Nurettin ŞENEMRE


ADAYLAR VE DAYI AMCA HİKAYESİ


Her seçim öncesinde ortada dayı amca hikayeleri dolaşır. Aday adayları müracaatlarını yaptıkça her biri hakkında farklı senaryolar duyarsınız. Birinin amcası var, öbürünün dayısı var; velhasıl var oğlu var. Herkes tabi ki kendinde bir özgüven duygusu olduğu içim müracaat eder. Gölcük gibi büyük bir kentte belediye başkanı olmak, önemli bir görev dolayısıyla bir hayaldir. Sonuçta bir kişi aday yapılacak, yola onunla devam edilecek ve mücadele tüm hızıyla sürecek. Şu sıralarda AK Parti tarafından düzenli olarak aday adayları üzerinden kamuoyu araştırmaları da yapılıyor. Geçtiğimiz hafta sonu bir temayül yoklaması yapılmıştı, bunun sonucunu Genel Merkez biliyor, ama biz bilmiyoruz. Tabi ki bu bir ölçü olacak, ardından kamuoyundan gelen sesler aday adaylarının kendilerini ifade şekilleri, seslerini duyurma noktasında gösterdikleri çabalar, baz alınacaktır. Peki bu dayı amca hikayeleri, o ona yakın, bu buna yakın efsaneleri nereden çıkıyor? Siyasetin kendini güçlü gösterme, öyle gözükme konusundaki yollarından belki bir tanesi de bu ki, o söylentiler ortalıkta yoğun bir şekilde dolaşıyor.

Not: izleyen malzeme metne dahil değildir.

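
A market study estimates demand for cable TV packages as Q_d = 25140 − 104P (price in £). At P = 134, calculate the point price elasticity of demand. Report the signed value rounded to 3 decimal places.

-1.244

dQ_d/dP = −104. At P = 134, Q_d = 25140 − 104(134) = 11204.
Ed = (dQ_d/dP)·(P/Q_d) = −104 × (134/11204) = -1.24384…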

AK Parti doğal olarak iktidarı elinde bulundurduğu için, Gölcük?te de AK Parti dönemi devam ettiği için; en çok aday adayının İktidar Partisinden olması son derece doğal. E bizler de tabi burada nabız tutuyoruz. Herkesi dinliyoruz.  Kamuoyundan gelen seslere kulak verip, kendimize göre de bir değerlendirme yapıyoruz. 24 Haziran Seçimlerinde yasal olarak bir ittifak söz konusuydu ve bu gerçekleşti. Bir tarafta Cumhur İttifakı, diğer tarafta Millet İttifakı vardı. Sonuçta ipi göğüsleyen Cumhur İttifakı oldu. Peki, Yerel Seçimlerde de bu nasıl olacak? Bir yasal düzenleme yapılmadığı için gönül ittifakıyla seçimlere gidileceği görülüyor. Ve biz yine dönelim, amca dayı hikayesine. Dün çok sevdiğim ve saydığım Burhan Abiş Abimle konuştum. Epey sohbet ettik. Ulaşlı?nın sadece ilk Belediye Başkanı değil, duayen de bir siyasetçidir. ?Ne düşünüyorsun?? diye sorduğumda, ?Allah en hayırlısını versin? dedi. İşte bu sözler üzerine ben de diyorum ki; şu dayı amca hikayelerini bırakın, sonuçta Yüce Yaradan kimi nasip ederse o olacak.